At the opposite end of Turkey, a different process is occurring. In Diyarbakir and other southeastern provinces, the results are not disputed. Everybody knows who won. But the government is leaning heavily on the electoral council to refuse to give the winners their certificate of electoral victory.
Last week, the electoral council announced it would not recognize the winners in eight electoral districts in the southeast. Instead it would give the certificate to the candidates who polled second in those districts. The council said it was enforcing the law that barred people who had been dismissed from the civil service from holding electoral office. The eight winners were victims of a controversial decree that President Recep Tayyip Erdogan issued after the attempted coup of 2016. The edict has been used to fire more than 100,000 civil servants.
But the real reason had to do with the political color of the winners.

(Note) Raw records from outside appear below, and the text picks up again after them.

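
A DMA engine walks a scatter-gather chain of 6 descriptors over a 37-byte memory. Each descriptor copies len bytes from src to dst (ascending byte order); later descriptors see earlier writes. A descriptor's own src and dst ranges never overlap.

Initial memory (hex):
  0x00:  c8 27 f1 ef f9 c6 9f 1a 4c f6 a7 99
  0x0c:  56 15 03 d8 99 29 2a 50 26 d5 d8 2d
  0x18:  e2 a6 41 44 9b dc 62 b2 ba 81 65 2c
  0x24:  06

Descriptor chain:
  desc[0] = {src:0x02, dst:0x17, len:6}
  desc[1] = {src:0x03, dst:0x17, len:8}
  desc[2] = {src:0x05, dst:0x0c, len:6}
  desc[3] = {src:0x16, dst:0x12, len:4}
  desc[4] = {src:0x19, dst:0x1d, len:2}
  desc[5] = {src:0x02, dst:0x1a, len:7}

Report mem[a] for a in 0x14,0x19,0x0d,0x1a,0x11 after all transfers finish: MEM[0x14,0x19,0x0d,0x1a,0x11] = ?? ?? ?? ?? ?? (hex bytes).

MEM[0x14,0x19,0x0d,0x1a,0x11] = f9 c6 9f f1 a7

[0] 0x02->0x17 len=6 : f1 ef f9 c6 9f 1a
[1] 0x03->0x17 len=8 : ef f9 c6 9f 1a 4c f6 a7
[2] 0x05->0x0c len=6 : c6 9f 1a 4c f6 a7
[3] 0x16->0x12 len=4 : d8 ef f9 c6
[4] 0x19->0x1d len=2 : c6 9f
[5] 0x02->0x1a len=7 : f1 ef f9 c6 9f 1a 4c
query mem[0x14]=0xf9, mem[0x19]=0xc6, mem[0x0d]=0x9f, mem[0x1a]=0xf1, mem[0x11]=0xa7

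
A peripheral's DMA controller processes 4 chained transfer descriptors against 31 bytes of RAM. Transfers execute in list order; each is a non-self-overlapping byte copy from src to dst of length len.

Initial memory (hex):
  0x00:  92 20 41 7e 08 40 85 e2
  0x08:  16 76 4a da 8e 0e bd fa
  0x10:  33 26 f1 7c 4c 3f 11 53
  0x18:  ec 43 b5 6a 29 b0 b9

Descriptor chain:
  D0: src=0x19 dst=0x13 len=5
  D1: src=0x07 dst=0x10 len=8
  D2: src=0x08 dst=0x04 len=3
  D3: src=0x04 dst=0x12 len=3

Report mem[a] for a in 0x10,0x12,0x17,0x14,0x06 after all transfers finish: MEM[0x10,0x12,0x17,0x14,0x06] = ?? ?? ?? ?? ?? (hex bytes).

[0] 0x19->0x13 len=5 : 43 b5 6a 29 b0
[1] 0x07->0x10 len=8 : e2 16 76 4a da 8e 0e bd
[2] 0x08->0x04 len=3 : 16 76 4a
[3] 0x04->0x12 len=3 : 16 76 4a
query mem[0x10]=0xe2, mem[0x12]=0x16, mem[0x17]=0xbd, mem[0x14]=0x4a, mem[0x06]=0x4a

MEM[0x10,0x12,0x17,0x14,0x06] = e2 16 bd 4a 4a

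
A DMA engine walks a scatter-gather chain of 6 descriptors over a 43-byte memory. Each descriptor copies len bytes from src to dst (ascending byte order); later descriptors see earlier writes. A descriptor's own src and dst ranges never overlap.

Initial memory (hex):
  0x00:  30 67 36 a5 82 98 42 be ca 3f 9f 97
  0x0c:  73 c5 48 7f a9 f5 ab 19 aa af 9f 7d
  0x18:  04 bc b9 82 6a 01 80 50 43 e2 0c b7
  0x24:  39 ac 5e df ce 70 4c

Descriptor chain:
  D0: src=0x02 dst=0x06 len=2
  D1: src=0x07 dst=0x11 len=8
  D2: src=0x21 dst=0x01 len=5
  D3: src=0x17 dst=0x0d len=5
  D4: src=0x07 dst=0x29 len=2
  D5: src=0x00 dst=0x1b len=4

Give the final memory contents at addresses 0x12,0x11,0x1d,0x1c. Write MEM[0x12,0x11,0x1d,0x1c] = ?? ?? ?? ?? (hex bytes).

#0 dst[0x06+2] := {0x36,0xa5}
#1 dst[0x11+8] := {0xa5,0xca,0x3f,0x9f,0x97,0x73,0xc5,0x48}
#2 dst[0x01+5] := {0xe2,0x0c,0xb7,0x39,0xac}
#3 dst[0x0d+5] := {0xc5,0x48,0xbc,0xb9,0x82}
#4 dst[0x29+2] := {0xa5,0xca}
#5 dst[0x1b+4] := {0x30,0xe2,0x0c,0xb7}
query mem[0x12]=0xca, mem[0x11]=0x82, mem[0x1d]=0x0c, mem[0x1c]=0xe2

MEM[0x12,0x11,0x1d,0x1c] = ca 82 0c e2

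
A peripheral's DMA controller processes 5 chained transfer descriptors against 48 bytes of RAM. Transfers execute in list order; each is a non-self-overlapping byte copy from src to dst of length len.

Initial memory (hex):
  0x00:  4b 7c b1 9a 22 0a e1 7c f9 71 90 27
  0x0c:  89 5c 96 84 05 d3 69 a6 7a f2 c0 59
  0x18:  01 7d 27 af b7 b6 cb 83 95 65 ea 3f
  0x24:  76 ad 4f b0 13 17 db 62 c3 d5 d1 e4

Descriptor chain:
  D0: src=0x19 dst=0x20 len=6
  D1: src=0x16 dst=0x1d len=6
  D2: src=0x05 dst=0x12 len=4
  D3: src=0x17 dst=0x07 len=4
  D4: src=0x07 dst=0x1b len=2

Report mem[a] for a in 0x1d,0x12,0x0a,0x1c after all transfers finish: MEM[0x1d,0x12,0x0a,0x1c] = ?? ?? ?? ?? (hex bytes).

[0] 0x19->0x20 len=6 : 7d 27 af b7 b6 cb
[1] 0x16->0x1d len=6 : c0 59 01 7d 27 af
[2] 0x05->0x12 len=4 : 0a e1 7c f9
[3] 0x17->0x07 len=4 : 59 01 7d 27
[4] 0x07->0x1b len=2 : 59 01
query mem[0x1d]=0xc0, mem[0x12]=0x0a, mem[0x0a]=0x27, mem[0x1c]=0x01

MEM[0x1d,0x12,0x0a,0x1c] = c0 0a 27 01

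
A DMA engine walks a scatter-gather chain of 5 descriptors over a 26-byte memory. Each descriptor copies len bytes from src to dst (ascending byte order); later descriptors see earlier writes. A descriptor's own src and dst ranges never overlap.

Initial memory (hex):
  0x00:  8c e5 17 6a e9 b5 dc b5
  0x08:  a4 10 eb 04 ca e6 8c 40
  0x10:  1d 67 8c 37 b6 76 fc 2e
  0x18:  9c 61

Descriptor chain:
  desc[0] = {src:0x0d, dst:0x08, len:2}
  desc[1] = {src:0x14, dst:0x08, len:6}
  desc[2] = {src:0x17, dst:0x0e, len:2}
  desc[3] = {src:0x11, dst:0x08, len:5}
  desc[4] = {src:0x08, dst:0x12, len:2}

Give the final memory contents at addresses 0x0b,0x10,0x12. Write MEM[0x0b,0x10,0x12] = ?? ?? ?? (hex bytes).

[0] 0x0d->0x08 len=2 : e6 8c
[1] 0x14->0x08 len=6 : b6 76 fc 2e 9c 61
[2] 0x17->0x0e len=2 : 2e 9c
[3] 0x11->0x08 len=5 : 67 8c 37 b6 76
[4] 0x08->0x12 len=2 : 67 8c
query mem[0x0b]=0xb6, mem[0x10]=0x1d, mem[0x12]=0x67

MEM[0x0b,0x10,0x12] = b6 1d 67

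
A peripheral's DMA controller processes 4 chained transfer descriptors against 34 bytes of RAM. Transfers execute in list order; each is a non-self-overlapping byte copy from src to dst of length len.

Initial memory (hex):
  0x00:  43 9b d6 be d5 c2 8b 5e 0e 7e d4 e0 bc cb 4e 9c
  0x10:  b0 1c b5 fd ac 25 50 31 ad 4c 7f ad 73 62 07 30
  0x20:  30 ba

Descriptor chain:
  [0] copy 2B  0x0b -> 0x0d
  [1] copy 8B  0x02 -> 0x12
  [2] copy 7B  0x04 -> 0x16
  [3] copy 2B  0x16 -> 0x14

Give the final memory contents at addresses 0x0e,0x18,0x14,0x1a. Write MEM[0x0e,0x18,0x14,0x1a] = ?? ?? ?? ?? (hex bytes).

MEM[0x0e,0x18,0x14,0x1a] = bc 8b d5 0e

D0: mem[0x0d..0x0e] <- [e0 bc]
D1: mem[0x12..0x19] <- [d6 be d5 c2 8b 5e 0e 7e]
D2: mem[0x16..0x1c] <- [d5 c2 8b 5e 0e 7e d4]
D3: mem[0x14..0x15] <- [d5 c2]
query mem[0x0e]=0xbc, mem[0x18]=0x8b, mem[0x14]=0xd5, mem[0x1a]=0x0e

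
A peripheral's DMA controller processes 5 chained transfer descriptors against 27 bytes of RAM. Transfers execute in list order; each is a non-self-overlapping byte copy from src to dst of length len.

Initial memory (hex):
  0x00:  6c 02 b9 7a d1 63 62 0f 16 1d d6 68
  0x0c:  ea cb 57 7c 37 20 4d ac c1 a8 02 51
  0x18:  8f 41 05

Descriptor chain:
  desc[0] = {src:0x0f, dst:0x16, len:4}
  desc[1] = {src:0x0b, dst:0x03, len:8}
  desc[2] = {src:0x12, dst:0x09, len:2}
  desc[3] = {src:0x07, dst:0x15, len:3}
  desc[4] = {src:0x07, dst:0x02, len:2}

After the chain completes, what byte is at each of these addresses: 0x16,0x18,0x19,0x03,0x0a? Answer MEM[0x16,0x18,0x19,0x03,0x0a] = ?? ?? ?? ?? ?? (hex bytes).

MEM[0x16,0x18,0x19,0x03,0x0a] = 37 20 4d 37 ac

  after D0: wrote 4B at 0x16 = 7c37204d
  after D1: wrote 8B at 0x03 = 68eacb577c37204d
  after D2: wrote 2B at 0x09 = 4dac
  after D3: wrote 3B at 0x15 = 7c374d
  after D4: wrote 2B at 0x02 = 7c37
query mem[0x16]=0x37, mem[0x18]=0x20, mem[0x19]=0x4d, mem[0x03]=0x37, mem[0x0a]=0xac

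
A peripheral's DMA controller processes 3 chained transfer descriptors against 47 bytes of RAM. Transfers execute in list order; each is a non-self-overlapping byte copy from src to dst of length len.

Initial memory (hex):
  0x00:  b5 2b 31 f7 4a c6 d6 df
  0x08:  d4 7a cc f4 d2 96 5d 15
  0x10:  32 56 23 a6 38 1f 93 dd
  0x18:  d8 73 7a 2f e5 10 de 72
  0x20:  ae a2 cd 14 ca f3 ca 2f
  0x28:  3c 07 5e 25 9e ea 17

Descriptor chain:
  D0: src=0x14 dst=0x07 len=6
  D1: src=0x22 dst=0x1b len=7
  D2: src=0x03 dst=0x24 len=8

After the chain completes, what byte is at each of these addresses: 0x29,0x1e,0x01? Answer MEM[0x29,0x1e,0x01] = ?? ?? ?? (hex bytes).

[0] 0x14->0x07 len=6 : 38 1f 93 dd d8 73
[1] 0x22->0x1b len=7 : cd 14 ca f3 ca 2f 3c
[2] 0x03->0x24 len=8 : f7 4a c6 d6 38 1f 93 dd
query mem[0x29]=0x1f, mem[0x1e]=0xf3, mem[0x01]=0x2b

MEM[0x29,0x1e,0x01] = 1f f3 2b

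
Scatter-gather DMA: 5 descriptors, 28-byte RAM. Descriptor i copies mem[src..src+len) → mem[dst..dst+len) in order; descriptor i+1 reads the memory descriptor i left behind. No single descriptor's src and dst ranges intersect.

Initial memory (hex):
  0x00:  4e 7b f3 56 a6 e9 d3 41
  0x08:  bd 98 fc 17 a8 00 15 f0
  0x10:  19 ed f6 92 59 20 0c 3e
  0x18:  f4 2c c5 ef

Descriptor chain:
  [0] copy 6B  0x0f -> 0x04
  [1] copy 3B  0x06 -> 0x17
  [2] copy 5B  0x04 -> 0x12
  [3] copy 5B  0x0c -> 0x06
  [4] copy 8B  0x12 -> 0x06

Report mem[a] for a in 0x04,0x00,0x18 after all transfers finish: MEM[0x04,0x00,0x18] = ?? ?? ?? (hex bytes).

MEM[0x04,0x00,0x18] = f0 4e f6

#0 dst[0x04+6] := {0xf0,0x19,0xed,0xf6,0x92,0x59}
#1 dst[0x17+3] := {0xed,0xf6,0x92}
#2 dst[0x12+5] := {0xf0,0x19,0xed,0xf6,0x92}
#3 dst[0x06+5] := {0xa8,0x00,0x15,0xf0,0x19}
#4 dst[0x06+8] := {0xf0,0x19,0xed,0xf6,0x92,0xed,0xf6,0x92}
query mem[0x04]=0xf0, mem[0x00]=0x4e, mem[0x18]=0xf6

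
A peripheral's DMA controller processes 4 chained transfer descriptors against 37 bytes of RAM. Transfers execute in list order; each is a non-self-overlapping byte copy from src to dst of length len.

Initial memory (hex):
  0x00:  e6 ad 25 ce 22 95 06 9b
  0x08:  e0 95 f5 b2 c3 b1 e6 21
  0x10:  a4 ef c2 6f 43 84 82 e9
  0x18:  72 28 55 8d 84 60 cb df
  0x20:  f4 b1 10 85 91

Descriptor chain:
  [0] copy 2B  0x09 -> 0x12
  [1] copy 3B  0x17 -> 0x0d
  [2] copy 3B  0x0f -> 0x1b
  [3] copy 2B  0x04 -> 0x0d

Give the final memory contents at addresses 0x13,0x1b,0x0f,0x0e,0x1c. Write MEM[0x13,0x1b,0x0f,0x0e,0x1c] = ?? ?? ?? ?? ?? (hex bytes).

[0] 0x09->0x12 len=2 : 95 f5
[1] 0x17->0x0d len=3 : e9 72 28
[2] 0x0f->0x1b len=3 : 28 a4 ef
[3] 0x04->0x0d len=2 : 22 95
query mem[0x13]=0xf5, mem[0x1b]=0x28, mem[0x0f]=0x28, mem[0x0e]=0x95, mem[0x1c]=0xa4

MEM[0x13,0x1b,0x0f,0x0e,0x1c] = f5 28 28 95 a4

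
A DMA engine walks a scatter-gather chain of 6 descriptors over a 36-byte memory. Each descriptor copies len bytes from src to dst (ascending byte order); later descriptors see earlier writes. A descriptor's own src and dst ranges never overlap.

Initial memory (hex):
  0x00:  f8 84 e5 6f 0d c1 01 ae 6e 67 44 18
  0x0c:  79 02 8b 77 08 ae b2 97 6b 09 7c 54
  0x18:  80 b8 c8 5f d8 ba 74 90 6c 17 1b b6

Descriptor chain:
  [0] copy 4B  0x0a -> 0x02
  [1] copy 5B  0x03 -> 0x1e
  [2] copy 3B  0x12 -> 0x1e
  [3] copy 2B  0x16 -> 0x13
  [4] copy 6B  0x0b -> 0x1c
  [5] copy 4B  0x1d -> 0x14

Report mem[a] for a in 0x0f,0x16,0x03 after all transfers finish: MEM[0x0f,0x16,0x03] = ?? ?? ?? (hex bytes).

D0: mem[0x02..0x05] <- [44 18 79 02]
D1: mem[0x1e..0x22] <- [18 79 02 01 ae]
D2: mem[0x1e..0x20] <- [b2 97 6b]
D3: mem[0x13..0x14] <- [7c 54]
D4: mem[0x1c..0x21] <- [18 79 02 8b 77 08]
D5: mem[0x14..0x17] <- [79 02 8b 77]
query mem[0x0f]=0x77, mem[0x16]=0x8b, mem[0x03]=0x18

MEM[0x0f,0x16,0x03] = 77 8b 18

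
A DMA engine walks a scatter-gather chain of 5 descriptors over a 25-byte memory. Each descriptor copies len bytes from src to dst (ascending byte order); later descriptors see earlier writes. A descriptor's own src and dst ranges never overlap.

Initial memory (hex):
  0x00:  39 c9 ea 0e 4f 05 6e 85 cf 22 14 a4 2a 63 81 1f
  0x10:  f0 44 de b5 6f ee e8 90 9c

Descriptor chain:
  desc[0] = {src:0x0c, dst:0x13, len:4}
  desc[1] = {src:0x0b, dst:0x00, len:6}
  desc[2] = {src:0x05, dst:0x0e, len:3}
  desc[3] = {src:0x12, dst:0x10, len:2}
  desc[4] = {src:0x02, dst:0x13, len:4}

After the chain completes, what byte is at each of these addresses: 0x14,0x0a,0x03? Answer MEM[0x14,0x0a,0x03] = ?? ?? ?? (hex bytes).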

They all belonged to the Peoples' Democratic Party (HDP), the pro-Kurdish party whom Erdogan accuses of being aligned with the militant Kurdistan Workers Party (PKK) — a charge the HDP denies. The candidates who polled second in the eight districts all belonged to the AKP.
The HDP said the electoral council’s move was “scandalous.” On Friday, the party’s deputy chairman and legislator for Diyarbakir, Hisyar Ozsoy, said that when the winners filed their candidacies in February, “the council found all of them eligible to run in the elections. Had the council denied their candidacies in February, we could have nominated other candidates.”
It is widely suspected that in February, the council overlooked the HDP candidates’ dismissals under Erdogan's decree knowing full well the candidates were likely to be elected, and could be barred from taking office afterward.
Ozsoy accused the council of laying “a very ugly and unlawful trap for the HDP.”
One of barred winners is Zeyyat Ceylan, who was a teacher until he was dismissed by the decree. He and his female co-candidate (the HDP nominates a man and a woman) were elected in the Baglar district of Diyarbakir.
“(The council) gave me the license to take part in the election, but nine days later, after I had received 116,000 votes, they said they could not give me the certificate. They would give it to the candidate who came second with 42,000 votes,” Ceylan told BBC Turkish. “This is not justice; this is cruelty.”
Observers said that when the council’s move was announced, a crowd of about 100 people protested outside the Baglar municipal building. The suburb is a hotbed of Kurdish nationalism. Whenever there is unrest in Diyarbakir, Baglar is the place where protesters set garbage cans on fire and push them into the middle of the street.
In that sense, it was surprising that last week’s protest was not bigger.
Diyarbakir businessman Shahismail Bedirhanoglu said the small number of protesters showed how much support the HDP has lost owing to its mistakes in previous confrontations with the government. In addition, the party had not run a very active campaign in the city.
“People voted for the HDP, but they don’t support the HDP in terms of taking to the streets,” Bedirhanoglu told Al-Monitor. “I told HDP officials that they owed a debt to Erdogan and [Interior Minister] Suleyman Soylu because people voted against them [Erdogan and Soylu] rather than for the HDP.”
Diyarbakir lawyer Sedat Yurtdas, who was a Kurdish member of parliament 25 years ago, criticized the electoral council’s move on legal grounds, telling Al-Monitor, “There is nothing in the law about assigning victory to the second-place candidates.”
A second lawyer, a university academic who declined to be named, confirmed what Yurtdas said. He told Al-Monitor that what the electoral council had done was a matter of “imposing politics on the law.”
When Al-Monitor approached the electoral council for a response, an official said council members did not answer questions on the phone, only at press conferences.
Yurtdas said the people in the streets of Diyarbakir disapprove of the council’s decision, but he did not think it would lead to violence. The Kurds had other concerns at the moment, such as the hunger strikes among prisoners calling for an end to the isolation of the imprisoned PKK leader Abdullah Ocalan.
But the reversal of the election results, Yurtdas told Al-Monitor, “has destroyed people’s faith in the electoral system. It harms their faith in democracy and law. It destroys their belief that radical, pro-democratic change can come about through elections.”
In southeastern Turkey, when young men and women flee to join the PKK, people say they have “gone to the mountains.” Bedirhanoglu did not think the election reversal would drive people to the mountains because “people expected the government to take over the municipalities by any means.”
In 2016-17, Erdogan ousted the mayors of more than 90 Kurdish towns and districts, including the co-mayors of Diyarbakir, and appointed trustees to run their municipalities. During the recent campaign, Erdogan repeatedly threatened to do the same if the people elected pro-PKK mayors.
“If the government dismisses many more mayors, the PKK may see it as a justification for an attack,” Bedirhanoglu said. “This will cause serious problems. It will weaken the desire among Kurds to live together with Turks. I hope the government will step back from dismissing the elected mayors.”